From his position near Eastchester (about a mile from Pell's Point), Glover looked out over Eastchester Bay early on 18 October and saw that British ships had come in during the night. He ordered a captain and forty men forward as a delaying force. Meanwhile, he deployed the rest of his brigade behind the stone walls on both sides of the road the British would have to take from the shore to the interior of Westchester County, thus creating an ambush. Read's regiment was on the left, Shepard's on the right, and Baldwin's still further back on the left; Glover's regiment was in reserve to the rear.
The American delaying force exchanged fire with the British advance party and fell back in good order. Read's regiment, which was the first to come within range (the other two being echeloned to his right rear) let the British get within 100 feet before rising from behind a stone wall to deliver a fire that drove the enemy back. It was an hour and a half before the British main body organized an attack, which was supported by seven guns. Read's men fired seven volleys before withdrawing behind Shepard's regiment. The latter poured forth seventeen volleys, forcing the British to make several attacks before they could advance. Glover then ordered a withdrawal to a new position, which the enemy did not attack. The two forces exchanged artillery fire until after dark, when Glover withdrew another three miles and pitched camp.

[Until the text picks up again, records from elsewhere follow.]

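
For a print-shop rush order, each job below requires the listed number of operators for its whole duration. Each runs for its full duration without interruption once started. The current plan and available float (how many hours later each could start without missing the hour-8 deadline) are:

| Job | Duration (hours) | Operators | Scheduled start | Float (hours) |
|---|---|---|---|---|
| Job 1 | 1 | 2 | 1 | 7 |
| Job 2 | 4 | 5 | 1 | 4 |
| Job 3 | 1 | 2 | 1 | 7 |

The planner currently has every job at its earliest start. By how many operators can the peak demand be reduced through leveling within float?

4

Early-start peak: h1:9  h2:5  h3:5  h4:5  h5:0  h6:0  h7:0  h8:0 ⇒ 9.
Leveled (Job 1@1, Job 2@2, Job 3@1): h1:4  h2:5  h3:5  h4:5  h5:5  h6:0  h7:0  h8:0 ⇒ 5.
Reduction 9 − 5 = 4.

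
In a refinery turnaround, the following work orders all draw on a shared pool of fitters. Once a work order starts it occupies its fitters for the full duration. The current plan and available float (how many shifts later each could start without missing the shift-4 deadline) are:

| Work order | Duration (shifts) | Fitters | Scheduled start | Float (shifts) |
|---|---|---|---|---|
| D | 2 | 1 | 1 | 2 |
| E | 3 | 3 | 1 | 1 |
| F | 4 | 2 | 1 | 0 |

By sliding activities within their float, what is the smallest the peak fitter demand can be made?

Schedule D@1, E@1, F@1: s1:6  s2:6  s3:5  s4:2 — peak 6.
No arrangement of the 6 feasible schedules does better.

6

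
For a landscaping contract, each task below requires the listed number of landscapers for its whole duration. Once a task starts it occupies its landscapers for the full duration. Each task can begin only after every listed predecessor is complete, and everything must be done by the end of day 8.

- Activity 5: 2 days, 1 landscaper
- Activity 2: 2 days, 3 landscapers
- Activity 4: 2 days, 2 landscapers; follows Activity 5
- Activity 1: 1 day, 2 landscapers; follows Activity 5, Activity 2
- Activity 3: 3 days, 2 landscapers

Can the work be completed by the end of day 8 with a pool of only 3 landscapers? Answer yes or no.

yes

Schedule Activity 5@1, Activity 2@4, Activity 4@6, Activity 1@8, Activity 3@1: d1:3  d2:3  d3:2  d4:3  d5:3  d6:2  d7:2  d8:2 — peak 3 ≤ 3.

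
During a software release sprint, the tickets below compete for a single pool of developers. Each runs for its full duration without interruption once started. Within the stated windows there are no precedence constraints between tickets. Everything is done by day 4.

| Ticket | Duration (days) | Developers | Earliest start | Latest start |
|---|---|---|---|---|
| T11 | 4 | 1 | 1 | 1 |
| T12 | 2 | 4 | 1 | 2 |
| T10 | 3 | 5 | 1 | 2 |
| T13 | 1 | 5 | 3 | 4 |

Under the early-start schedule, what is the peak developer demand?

11

Early-start schedule: T11@1, T12@1, T10@1, T13@3.
Load per day: day 1: 10, day 2: 10, day 3: 11, day 4: 1.
Peak is 11.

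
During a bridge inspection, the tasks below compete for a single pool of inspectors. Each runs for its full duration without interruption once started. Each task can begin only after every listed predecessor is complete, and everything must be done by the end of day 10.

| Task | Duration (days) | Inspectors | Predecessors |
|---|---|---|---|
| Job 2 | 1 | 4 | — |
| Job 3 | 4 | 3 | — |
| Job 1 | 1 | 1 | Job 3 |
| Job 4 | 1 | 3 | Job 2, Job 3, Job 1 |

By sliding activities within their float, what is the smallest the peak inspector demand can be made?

4

Early-start (Job 2@1, Job 3@1, Job 1@5, Job 4@6) gives peak 7: d1:7  d2:3  d3:3  d4:3  d5:1  d6:3  d7:0  d8:0  d9:0  d10:0.
Shift Job 3→2, Job 1→6, Job 4→7.
Schedule Job 2@1, Job 3@2, Job 1@6, Job 4@7: d1:4  d2:3  d3:3  d4:3  d5:3  d6:1  d7:3  d8:0  d9:0  d10:0 — peak 4.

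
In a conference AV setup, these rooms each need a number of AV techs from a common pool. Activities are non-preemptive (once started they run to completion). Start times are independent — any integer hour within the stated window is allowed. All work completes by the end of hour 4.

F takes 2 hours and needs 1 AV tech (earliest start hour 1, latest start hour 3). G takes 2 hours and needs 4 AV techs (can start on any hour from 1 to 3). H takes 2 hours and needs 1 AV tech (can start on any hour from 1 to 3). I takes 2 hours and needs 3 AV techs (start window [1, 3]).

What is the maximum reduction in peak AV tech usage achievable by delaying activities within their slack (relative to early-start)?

4

Early-start peak: h1:9  h2:9  h3:0  h4:0 ⇒ 9.
Leveled (F@1, G@1, H@3, I@3): h1:5  h2:5  h3:4  h4:4 ⇒ 5.
Reduction 9 − 5 = 4.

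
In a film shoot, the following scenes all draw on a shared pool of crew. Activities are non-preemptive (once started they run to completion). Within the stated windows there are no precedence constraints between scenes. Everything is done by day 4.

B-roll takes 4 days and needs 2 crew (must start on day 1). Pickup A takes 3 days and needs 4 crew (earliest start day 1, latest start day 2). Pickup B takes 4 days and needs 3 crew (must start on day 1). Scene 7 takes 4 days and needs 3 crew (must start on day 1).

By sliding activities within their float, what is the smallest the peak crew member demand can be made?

12

Schedule B-roll@1, Pickup A@1, Pickup B@1, Scene 7@1: d1:12  d2:12  d3:12  d4:8 — peak 12.
No arrangement of the 2 feasible schedules does better.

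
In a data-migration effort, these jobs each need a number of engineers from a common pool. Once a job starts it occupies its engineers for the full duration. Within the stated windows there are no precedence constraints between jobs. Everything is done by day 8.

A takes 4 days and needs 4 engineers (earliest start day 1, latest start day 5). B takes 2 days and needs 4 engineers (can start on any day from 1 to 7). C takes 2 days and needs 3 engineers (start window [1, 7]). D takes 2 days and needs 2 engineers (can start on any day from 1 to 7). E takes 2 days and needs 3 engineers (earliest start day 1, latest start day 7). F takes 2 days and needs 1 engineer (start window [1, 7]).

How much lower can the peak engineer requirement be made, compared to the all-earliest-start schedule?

11

Early-start peak: d1:17  d2:17  d3:4  d4:4  d5:0  d6:0  d7:0  d8:0 ⇒ 17.
Leveled (A@1, B@5, C@7, D@1, E@7, F@3): d1:6  d2:6  d3:5  d4:5  d5:4  d6:4  d7:6  d8:6 ⇒ 6.
Reduction 17 − 6 = 11.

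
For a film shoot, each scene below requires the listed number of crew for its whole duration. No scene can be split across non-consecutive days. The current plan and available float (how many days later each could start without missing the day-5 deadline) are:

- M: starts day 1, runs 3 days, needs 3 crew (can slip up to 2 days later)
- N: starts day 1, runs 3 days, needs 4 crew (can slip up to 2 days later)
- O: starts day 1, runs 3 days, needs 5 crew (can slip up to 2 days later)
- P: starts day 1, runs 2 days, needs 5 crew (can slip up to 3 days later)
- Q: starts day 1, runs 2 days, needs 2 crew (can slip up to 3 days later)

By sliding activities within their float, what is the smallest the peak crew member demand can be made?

Early-start (M@1, N@1, O@1, P@1, Q@1) gives peak 19: d1:19  d2:19  d3:12  d4:0  d5:0.
Shift P→4, Q→4.
Schedule M@1, N@1, O@1, P@4, Q@4: d1:12  d2:12  d3:12  d4:7  d5:7 — peak 12.

12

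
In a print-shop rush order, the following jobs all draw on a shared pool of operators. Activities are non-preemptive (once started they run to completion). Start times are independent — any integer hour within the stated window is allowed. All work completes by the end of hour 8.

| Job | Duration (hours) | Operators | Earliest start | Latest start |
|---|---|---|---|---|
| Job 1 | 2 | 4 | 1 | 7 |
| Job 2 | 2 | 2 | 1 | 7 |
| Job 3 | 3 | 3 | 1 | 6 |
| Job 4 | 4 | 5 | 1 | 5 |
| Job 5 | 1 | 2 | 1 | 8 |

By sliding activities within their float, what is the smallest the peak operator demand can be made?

Early-start (Job 1@1, Job 2@1, Job 3@1, Job 4@1, Job 5@1) gives peak 16: h1:16  h2:14  h3:8  h4:5  h5:0  h6:0  h7:0  h8:0.
Shift Job 2→3, Job 4→4, Job 5→3.
Schedule Job 1@1, Job 2@3, Job 3@1, Job 4@4, Job 5@3: h1:7  h2:7  h3:7  h4:7  h5:5  h6:5  h7:5  h8:0 — peak 7.

7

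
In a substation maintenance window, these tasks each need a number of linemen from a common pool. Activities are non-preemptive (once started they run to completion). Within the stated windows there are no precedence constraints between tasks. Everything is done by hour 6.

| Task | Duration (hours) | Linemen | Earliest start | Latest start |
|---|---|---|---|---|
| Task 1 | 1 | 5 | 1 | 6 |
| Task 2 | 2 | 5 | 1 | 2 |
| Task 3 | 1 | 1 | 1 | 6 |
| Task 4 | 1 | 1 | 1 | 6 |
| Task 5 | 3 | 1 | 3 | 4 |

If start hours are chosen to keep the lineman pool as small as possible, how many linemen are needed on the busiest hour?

Early-start (Task 1@1, Task 2@1, Task 3@1, Task 4@1, Task 5@3) gives peak 12: h1:12  h2:5  h3:1  h4:1  h5:1  h6:0.
Shift Task 2→2, Task 3→4, Task 4→4, Task 5→4.
Schedule Task 1@1, Task 2@2, Task 3@4, Task 4@4, Task 5@4: h1:5  h2:5  h3:5  h4:3  h5:1  h6:1 — peak 5.

5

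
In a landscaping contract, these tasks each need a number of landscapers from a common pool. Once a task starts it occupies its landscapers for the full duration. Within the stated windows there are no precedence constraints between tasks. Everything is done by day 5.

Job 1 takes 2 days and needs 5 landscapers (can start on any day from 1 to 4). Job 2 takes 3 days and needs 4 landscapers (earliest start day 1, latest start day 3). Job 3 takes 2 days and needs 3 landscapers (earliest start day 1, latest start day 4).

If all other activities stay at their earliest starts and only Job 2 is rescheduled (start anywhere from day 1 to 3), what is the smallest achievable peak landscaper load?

Job 2@1: d1:12  d2:12  d3:4  d4:0  d5:0 → peak 12
Job 2@2: d1:8  d2:12  d3:4  d4:4  d5:0 → peak 12
Job 2@3: d1:8  d2:8  d3:4  d4:4  d5:4 → peak 8
Best is Job 2@3, peak 8.

8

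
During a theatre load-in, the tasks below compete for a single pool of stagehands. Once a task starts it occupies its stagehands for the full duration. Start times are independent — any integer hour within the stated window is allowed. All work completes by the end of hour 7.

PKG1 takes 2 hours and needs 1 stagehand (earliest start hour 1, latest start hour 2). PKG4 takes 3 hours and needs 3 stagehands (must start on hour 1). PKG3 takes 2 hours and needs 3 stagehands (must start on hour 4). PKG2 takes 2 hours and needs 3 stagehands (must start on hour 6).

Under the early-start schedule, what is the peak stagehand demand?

4

Early-start schedule: PKG1@1, PKG4@1, PKG3@4, PKG2@6.
Load per hour: hour 1: 4, hour 2: 4, hour 3: 3, hour 4: 3, hour 5: 3, hour 6: 3, hour 7: 3.
Peak is 4.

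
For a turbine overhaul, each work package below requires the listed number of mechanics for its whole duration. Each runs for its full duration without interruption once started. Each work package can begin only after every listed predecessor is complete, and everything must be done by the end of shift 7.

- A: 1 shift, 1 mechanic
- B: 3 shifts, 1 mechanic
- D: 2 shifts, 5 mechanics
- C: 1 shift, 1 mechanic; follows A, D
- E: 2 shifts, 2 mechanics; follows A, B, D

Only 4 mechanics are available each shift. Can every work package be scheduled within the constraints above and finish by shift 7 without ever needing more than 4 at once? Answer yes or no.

The minimum achievable peak is 5; 4 < 5, so no feasible schedule stays within the cap.

no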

American losses were eight killed and thirteen wounded. Among the latter was Shepard. Howe reported three killed and twenty wounded, but his figures may not have included the Hessians, who comprised most of the attacking force. However, the adjutant general of the Hessian forces, Carl Leopold Baurmeister, also passed over the action without any mention of German casualties. While the number of Hessian casualties remains in doubt, historians agree on the strategic importance of the battle: Glover delayed the British for an entire day, and helped Washington reach the safety of White Plains before Howe could intercept the American retreat.
On 21 October the British occupied New Rochelle, New York, without resistance. On that same day, Washington's forces were hurrying to White Plains, New York, which they expected to be Howe's next objective. John Haslet raided the detached Tory camp of Robert Rogers at Mamaroneck, New York, on 22 October of that year.
Abbatt, William. The Battle of Pell's Point. New York: W. Abbatt, 1901.
Billias, George. "Pelham Bay: A Forgotten Battle." New-York Historical Society Quarterly (Jan. 1958): 20-38.